Aslında konu, futbolun çok daha dışına çıkarak siyasete dönüşüyor bu noktada. 60'lı yıllardan beri, dönem dönem yaşanan göler sonu, 2010 yılının günlerini yaşadığımız şu günlerde, sülalesinde Almanya'da yaşayan bir akrabası olmayan aile kalmamıştır sanırım. Bu açıdan, gerek futbol gerekse de diğer iş kollarının birçoğunda bu ve buna benzer sıkıntılı konuşmalar dönemi yaşanmıştır.

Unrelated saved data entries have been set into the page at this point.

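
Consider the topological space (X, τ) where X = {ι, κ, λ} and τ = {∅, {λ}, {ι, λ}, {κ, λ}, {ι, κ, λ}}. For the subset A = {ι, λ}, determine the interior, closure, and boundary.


int(A) = {ι, λ}, cl(A) = {ι, κ, λ}, ∂A = {κ}.

Closed sets in (X, τ) are complements of opens:
  closed(X, τ) = {∅, {ι}, {κ}, {ι, κ}, {ι, κ, λ}}.
int(A) = ⋃ {U ∈ τ : U ⊆ A}. Opens contained in A: ∅, {λ}, {ι, λ}.
Taking the union of these: int(A) = {ι, λ}.
cl(A) = ⋂ {C closed : A ⊆ C}. Closed sets containing A: {ι, κ, λ}.
Intersecting these: cl(A) = {ι, κ, λ}.
∂A = cl(A) ∖ int(A) = {ι, κ, λ} ∖ {ι, λ} = {κ}.


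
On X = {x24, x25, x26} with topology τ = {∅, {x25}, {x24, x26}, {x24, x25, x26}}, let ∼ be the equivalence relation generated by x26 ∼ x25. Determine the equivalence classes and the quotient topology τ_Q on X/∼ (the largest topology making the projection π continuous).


X/∼ = {[x24], [x25=x26]}; |τ_Q| = 2.

Equivalence classes: [x24], [x25=x26].
Quotient map π: X → X/∼ sends x24 ↦ [x24], x25 ↦ [x25=x26], x26 ↦ [x25=x26].
For each subset V ⊆ X/∼, compute π^{-1}(V) ⊆ X and check whether π^{-1}(V) ∈ τ. V is open in τ_Q iff π^{-1}(V) ∈ τ.
  V = {}: π^{-1}(V) = ∅ ∈ τ ✓.
  V = {[x24]}: π^{-1}(V) = {x24} ∉ τ ✗.
  V = {[x25=x26]}: π^{-1}(V) = {x25, x26} ∉ τ ✗.
  V = {[x24], [x25=x26]}: π^{-1}(V) = {x24, x25, x26} ∈ τ ✓.
Open sets in the quotient: τ_Q = {{}, {[x24], [x25=x26]}} (2 elements).


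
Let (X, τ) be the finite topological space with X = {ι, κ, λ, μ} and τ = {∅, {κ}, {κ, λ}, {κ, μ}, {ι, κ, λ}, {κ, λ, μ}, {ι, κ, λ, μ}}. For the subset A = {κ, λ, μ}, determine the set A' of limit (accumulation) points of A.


A' = {ι, λ, μ}

For each x ∈ X, list the open sets U ∈ τ with x ∈ U, then check whether U ∩ (A ∖ {x}) ≠ ∅ for every such U.
  x = ι: opens ∋ x are {ι, κ, λ}, {ι, κ, λ, μ}; each meets A ∖ {ι}, so x IS a limit point.
  x = κ: open {κ} ∋ x has {κ} ∩ (A ∖ {κ}) = ∅, so x is NOT a limit point.
  x = λ: opens ∋ x are {κ, λ}, {ι, κ, λ}, {κ, λ, μ}, {ι, κ, λ, μ}; each meets A ∖ {λ}, so x IS a limit point.
  x = μ: opens ∋ x are {κ, μ}, {κ, λ, μ}, {ι, κ, λ, μ}; each meets A ∖ {μ}, so x IS a limit point.
Collecting: A' = {ι, λ, μ}.


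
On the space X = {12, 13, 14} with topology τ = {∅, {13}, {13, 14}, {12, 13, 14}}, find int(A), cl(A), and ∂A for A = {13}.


int(A) = {13}, cl(A) = {12, 13, 14}, ∂A = {12, 14}.

Closed sets in (X, τ) are complements of opens:
  closed(X, τ) = {∅, {12}, {12, 14}, {12, 13, 14}}.
int(A) = ⋃ {U ∈ τ : U ⊆ A}. Opens contained in A: ∅, {13}.
Taking the union of these: int(A) = {13}.
cl(A) = ⋂ {C closed : A ⊆ C}. Closed sets containing A: {12, 13, 14}.
Intersecting these: cl(A) = {12, 13, 14}.
∂A = cl(A) ∖ int(A) = {12, 13, 14} ∖ {13} = {12, 14}.


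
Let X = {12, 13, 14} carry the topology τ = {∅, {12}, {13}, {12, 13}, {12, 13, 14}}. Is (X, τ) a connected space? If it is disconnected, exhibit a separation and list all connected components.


(X, τ) is connected.

Find clopen sets (U ∈ τ with X ∖ U ∈ τ):
  U = ∅, X ∖ U = {12, 13, 14} — both open, so U is clopen.
  U = {12, 13, 14}, X ∖ U = ∅ — both open, so U is clopen.
Only trivial clopens (∅ and X) exist, so (X, τ) is connected.
Compute connected components by grouping points that agree on all clopens:
  component: {12, 13, 14}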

Yakından takip ettiğim FourFourTwo dergiside bu konuda güzel çalışmalar yapıp, çok başarılı yazılara imza atmışdı. Derwall döneminde Galatasaray'da yaşanan "Gurbetçi" dönemininden tutunda, Dünya Kupası sonrası Yeni Mesut'lar adlı gelecek vaad eden Gurbetçi oyuncuları ele almışlardı. O yazılarda dikkatimi çeken ortak nokta, oyuncuların hangi Milli Takım'da oynamayı seçtiğinin de belirtilmesiydi. Şuan ki konuşulanlardan da beraber ortak bir tümevarım yaptığımızda, DK'da Mesut uğruna Almanya destekleyişimiz, ülkece Barca sempatizanlığından Mesut'un Real'a transferi ile artan Real sevgisi ve buna benzer birçok örnekten sonra Mesut'un Türkiye maçında gol atması dahilinde "Vatan Haini" ilan edilmesinin dile bile getirilmesinin aslında ne kadar gafil bir durumda olduğumuzun açık bir göstergesi.

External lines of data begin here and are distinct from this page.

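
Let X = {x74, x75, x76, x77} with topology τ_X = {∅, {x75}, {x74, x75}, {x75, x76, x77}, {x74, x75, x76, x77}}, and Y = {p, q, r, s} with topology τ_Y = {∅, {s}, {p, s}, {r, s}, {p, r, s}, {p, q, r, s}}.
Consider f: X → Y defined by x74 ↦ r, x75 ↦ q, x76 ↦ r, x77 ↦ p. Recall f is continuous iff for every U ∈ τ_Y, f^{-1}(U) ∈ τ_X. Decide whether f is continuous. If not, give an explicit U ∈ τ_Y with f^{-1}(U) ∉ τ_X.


f is NOT continuous.

Compute f^{-1}(U) for each U ∈ τ_Y:
  U = ∅: f^{-1}(U) = ∅ ∈ τ_X ✓.
  U = {s}: f^{-1}(U) = ∅ ∈ τ_X ✓.
  U = {p, s}: f^{-1}(U) = {x77} ∉ τ_X ✗.
  U = {r, s}: f^{-1}(U) = {x74, x76} ∉ τ_X ✗.
  U = {p, r, s}: f^{-1}(U) = {x74, x76, x77} ∉ τ_X ✗.
  U = {p, q, r, s}: f^{-1}(U) = {x74, x75, x76, x77} ∈ τ_X ✓.
Found U = {p, s} with f^{-1}(U) = {x77} not in τ_X. Therefore f is NOT continuous.


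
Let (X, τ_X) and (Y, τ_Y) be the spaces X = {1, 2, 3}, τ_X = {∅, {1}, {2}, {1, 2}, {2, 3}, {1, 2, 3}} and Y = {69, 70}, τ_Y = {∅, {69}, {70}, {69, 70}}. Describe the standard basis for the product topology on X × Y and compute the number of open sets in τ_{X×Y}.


Basis B = {∅ × ∅, {1} × {69}, {1} × {70}, {2} × {69}, {2} × {70}, {1} × {69, 70}, {1, 2} × {69}, {1, 2} × {70}, {2} × {69, 70}, {2, 3} × {69}, {2, 3} × {70}, {1, 2, 3} × {69}, {1, 2, 3} × {70}, {1, 2} × {69, 70}, {2, 3} × {69, 70}, {1, 2, 3} × {69, 70}}; |τ_{X×Y}| = 36.

Enumerate products U × V with U ∈ τ_X, V ∈ τ_Y (deduplicated):
  ∅ × ∅ = {} (∅)
  {1} × {69} = {(1,69)}
  {1} × {70} = {(1,70)}
  {2} × {69} = {(2,69)}
  {2} × {70} = {(2,70)}
  {1} × {69, 70} = {(1,69), (1,70)}
  {1, 2} × {69} = {(1,69), (2,69)}
  {1, 2} × {70} = {(1,70), (2,70)}
  {2} × {69, 70} = {(2,69), (2,70)}
  {2, 3} × {69} = {(2,69), (3,69)}
  {2, 3} × {70} = {(2,70), (3,70)}
  {1, 2, 3} × {69} = {(1,69), (2,69), (3,69)}
  {1, 2, 3} × {70} = {(1,70), (2,70), (3,70)}
  {1, 2} × {69, 70} = {(1,69), (1,70), (2,69), (2,70)}
  {2, 3} × {69, 70} = {(2,69), (2,70), (3,69), (3,70)}
  {1, 2, 3} × {69, 70} = {(1,69), (1,70), (2,69), (2,70), (3,69), (3,70)}
These 16 distinct sets form the basis B.
Close under arbitrary unions to get τ_{X×Y}; counting gives |τ_{X×Y}| = 36.


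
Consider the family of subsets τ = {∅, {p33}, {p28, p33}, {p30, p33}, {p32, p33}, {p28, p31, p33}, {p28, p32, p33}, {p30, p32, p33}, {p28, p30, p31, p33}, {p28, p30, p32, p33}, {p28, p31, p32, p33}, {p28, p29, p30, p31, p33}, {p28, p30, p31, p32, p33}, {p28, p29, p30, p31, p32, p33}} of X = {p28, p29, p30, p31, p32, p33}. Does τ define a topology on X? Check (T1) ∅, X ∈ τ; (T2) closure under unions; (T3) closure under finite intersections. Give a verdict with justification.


τ is NOT a topology on X.

Axiom (T1): ∅ ∈ τ? Yes; X ∈ τ? Yes.
Axiom (T2/T3): check pairwise unions and intersections of members of τ.
Counterexample for (T2): {p28, p33} ∪ {p30, p33} = {p28, p30, p33} ∉ τ. Therefore τ is NOT a topology.


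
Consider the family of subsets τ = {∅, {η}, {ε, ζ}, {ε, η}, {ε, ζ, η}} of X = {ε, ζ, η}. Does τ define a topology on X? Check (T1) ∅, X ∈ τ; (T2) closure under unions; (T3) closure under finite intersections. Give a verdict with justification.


τ is NOT a topology on X.

Axiom (T1): ∅ ∈ τ? Yes; X ∈ τ? Yes.
Axiom (T2/T3): check pairwise unions and intersections of members of τ.
Counterexample for (T3): {ε, ζ} ∩ {ε, η} = {ε} ∉ τ. Therefore τ is NOT a topology.


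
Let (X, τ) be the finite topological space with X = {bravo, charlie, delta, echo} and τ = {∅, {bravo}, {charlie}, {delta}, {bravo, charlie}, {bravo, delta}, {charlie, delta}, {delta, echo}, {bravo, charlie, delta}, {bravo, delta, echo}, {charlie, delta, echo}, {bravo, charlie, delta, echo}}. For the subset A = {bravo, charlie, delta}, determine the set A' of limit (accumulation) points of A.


A' = {echo}

For each x ∈ X, list the open sets U ∈ τ with x ∈ U, then check whether U ∩ (A ∖ {x}) ≠ ∅ for every such U.
  x = bravo: open {bravo} ∋ x has {bravo} ∩ (A ∖ {bravo}) = ∅, so x is NOT a limit point.
  x = charlie: open {charlie} ∋ x has {charlie} ∩ (A ∖ {charlie}) = ∅, so x is NOT a limit point.
  x = delta: open {delta} ∋ x has {delta} ∩ (A ∖ {delta}) = ∅, so x is NOT a limit point.
  x = echo: opens ∋ x are {delta, echo}, {bravo, delta, echo}, {charlie, delta, echo}, {bravo, charlie, delta, echo}; each meets A ∖ {echo}, so x IS a limit point.
Collecting: A' = {echo}.


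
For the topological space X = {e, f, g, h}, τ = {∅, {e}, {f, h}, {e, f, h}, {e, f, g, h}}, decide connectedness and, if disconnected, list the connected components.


(X, τ) is connected.

Find clopen sets (U ∈ τ with X ∖ U ∈ τ):
  U = ∅, X ∖ U = {e, f, g, h} — both open, so U is clopen.
  U = {e, f, g, h}, X ∖ U = ∅ — both open, so U is clopen.
Only trivial clopens (∅ and X) exist, so (X, τ) is connected.
Compute connected components by grouping points that agree on all clopens:
  component: {e, f, g, h}


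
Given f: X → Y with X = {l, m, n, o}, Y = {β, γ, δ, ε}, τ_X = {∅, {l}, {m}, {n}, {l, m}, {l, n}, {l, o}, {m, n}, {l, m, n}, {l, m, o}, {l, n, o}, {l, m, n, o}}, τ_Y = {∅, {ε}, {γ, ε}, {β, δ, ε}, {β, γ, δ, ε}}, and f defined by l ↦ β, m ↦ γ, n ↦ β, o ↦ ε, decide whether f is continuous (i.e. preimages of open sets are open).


f is NOT continuous.

Compute f^{-1}(U) for each U ∈ τ_Y:
  U = ∅: f^{-1}(U) = ∅ ∈ τ_X ✓.
  U = {ε}: f^{-1}(U) = {o} ∉ τ_X ✗.
  U = {γ, ε}: f^{-1}(U) = {m, o} ∉ τ_X ✗.
  U = {β, δ, ε}: f^{-1}(U) = {l, n, o} ∈ τ_X ✓.
  U = {β, γ, δ, ε}: f^{-1}(U) = {l, m, n, o} ∈ τ_X ✓.
Found U = {ε} with f^{-1}(U) = {o} not in τ_X. Therefore f is NOT continuous.


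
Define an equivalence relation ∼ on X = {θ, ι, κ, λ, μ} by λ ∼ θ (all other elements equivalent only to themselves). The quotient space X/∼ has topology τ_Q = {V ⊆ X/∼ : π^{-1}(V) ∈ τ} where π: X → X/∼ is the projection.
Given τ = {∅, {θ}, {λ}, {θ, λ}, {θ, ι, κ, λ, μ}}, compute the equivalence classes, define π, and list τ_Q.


X/∼ = {[θ=λ], [ι], [κ], [μ]}; |τ_Q| = 3.

Equivalence classes: [θ=λ], [ι], [κ], [μ].
Quotient map π: X → X/∼ sends θ ↦ [θ=λ], ι ↦ [ι], κ ↦ [κ], λ ↦ [θ=λ], μ ↦ [μ].
For each subset V ⊆ X/∼, compute π^{-1}(V) ⊆ X and check whether π^{-1}(V) ∈ τ. V is open in τ_Q iff π^{-1}(V) ∈ τ.
  V = {}: π^{-1}(V) = ∅ ∈ τ ✓.
  V = {[θ=λ]}: π^{-1}(V) = {θ, λ} ∈ τ ✓.
  V = {[ι]}: π^{-1}(V) = {ι} ∉ τ ✗.
  V = {[θ=λ], [ι]}: π^{-1}(V) = {θ, ι, λ} ∉ τ ✗.
  V = {[κ]}: π^{-1}(V) = {κ} ∉ τ ✗.
  V = {[θ=λ], [κ]}: π^{-1}(V) = {θ, κ, λ} ∉ τ ✗.
  V = {[ι], [κ]}: π^{-1}(V) = {ι, κ} ∉ τ ✗.
  V = {[θ=λ], [ι], [κ]}: π^{-1}(V) = {θ, ι, κ, λ} ∉ τ ✗.
  V = {[μ]}: π^{-1}(V) = {μ} ∉ τ ✗.
  V = {[θ=λ], [μ]}: π^{-1}(V) = {θ, λ, μ} ∉ τ ✗.
  V = {[ι], [μ]}: π^{-1}(V) = {ι, μ} ∉ τ ✗.
  V = {[θ=λ], [ι], [μ]}: π^{-1}(V) = {θ, ι, λ, μ} ∉ τ ✗.
  V = {[κ], [μ]}: π^{-1}(V) = {κ, μ} ∉ τ ✗.
  V = {[θ=λ], [κ], [μ]}: π^{-1}(V) = {θ, κ, λ, μ} ∉ τ ✗.
  V = {[ι], [κ], [μ]}: π^{-1}(V) = {ι, κ, μ} ∉ τ ✗.
  V = {[θ=λ], [ι], [κ], [μ]}: π^{-1}(V) = {θ, ι, κ, λ, μ} ∈ τ ✓.
Open sets in the quotient: τ_Q = {{}, {[θ=λ]}, {[θ=λ], [ι], [κ], [μ]}} (3 elements).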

Arda'nın milli takım kampında, Mehmet Topal'ın Valencia antremanında sakatlandıktan sonra, orta sahada önemli oyuncularını kaybeden takımımızda, aslında konuşmamız gereken daha önemli konular olduğu bir ortamda, olmayan Mesut&Nuri savaşını gündeme getirmek bence futbola haksızlık olacaktır. Zaten son demeçlerde hem Mesut hemde Nuri, çok iyi arkadaş olduklarını ve bu konuşmaların doğal olduğu fakat ikisininde sadece futbol oynamak istediği ve buna konsantre oldukları" yönündeki açıklamaları aslında birçok şeyi bitirmeye yeterli.